- Poster
- Directed by: Asai Takeshi
- Based on: Cutie Honey by Go Nagai
- Starring: Mariya Nishiuchi
- Distributed by: Toei Company
- Release date: October 1, 2016;
- Country: Japan
- Language: Japanese

= Cutie Honey: Tears =

Cutie Honey: Tears is a 2016 Japanese film directed by Asai Takeshi. The film is based on the manga series Cutie Honey written and illustrated by Go Nagai and stars Mariya Nishiuchi as the title character. It was released in Japan by Toei Company on October 1, 2016.

==Plot==
In the near future, abnormal weather conditions and the spread of a virus has caused humanity's population to decrease. Artificial intelligence that were designed to help control the world's work and economy. In this future, the rich and powerful dominate the world and live above the poor. The poor live in the polluted streets with toxic rain pouring down upon them that is caused by the activities of the wealthy.

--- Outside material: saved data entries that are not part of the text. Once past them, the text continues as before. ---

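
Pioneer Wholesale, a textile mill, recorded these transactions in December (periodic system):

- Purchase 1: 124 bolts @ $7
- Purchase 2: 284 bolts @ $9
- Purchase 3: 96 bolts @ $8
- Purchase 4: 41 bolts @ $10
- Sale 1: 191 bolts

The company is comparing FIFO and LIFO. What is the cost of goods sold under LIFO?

FIFO COGS: 124 @ $7 + 67 @ $9 = $1,471
LIFO COGS: 41 @ $10 + 96 @ $8 + 54 @ $9 = $1,664

COGS = $1,664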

One man from the upper area, Dr. Kisaragi, plans to change the world for the better by creating an android with A.I. and emotions indistinguishable from a human using the brain memory patterns of his deceased daughter. The android Hitomi Kisaragi is brought down to lower areas at the cost of Dr. Kisaragi's life. On the surface, Honey pairs up with journalist Seiji Hayami and the resistance leader Kazuhito Uraki to fight against the oppressors of this world, controlled by the evil android known as Jill.

==Cast==
- Mariya Nishiuchi as Hitomi Kisaragi/Codename: Cutie Honey
- Takahiro Miura as Seiji Hayami
- Nicole Ishida as Jill
- Sousuke Takaoka as Kazuhito Uraki
- Tasuku Nagase as Ryuta Kimura
- Ren Imai as Yukiko Kiyose
- Eric Jacobsen as Chris
- Kouichi Iwaki as Dr. Kisaragi
- Go Nagai (cameo only)

==Production==
Principal photography ended in December 2015.

==Release==
The film was released in Japan by Toei Company on October 1, 2016.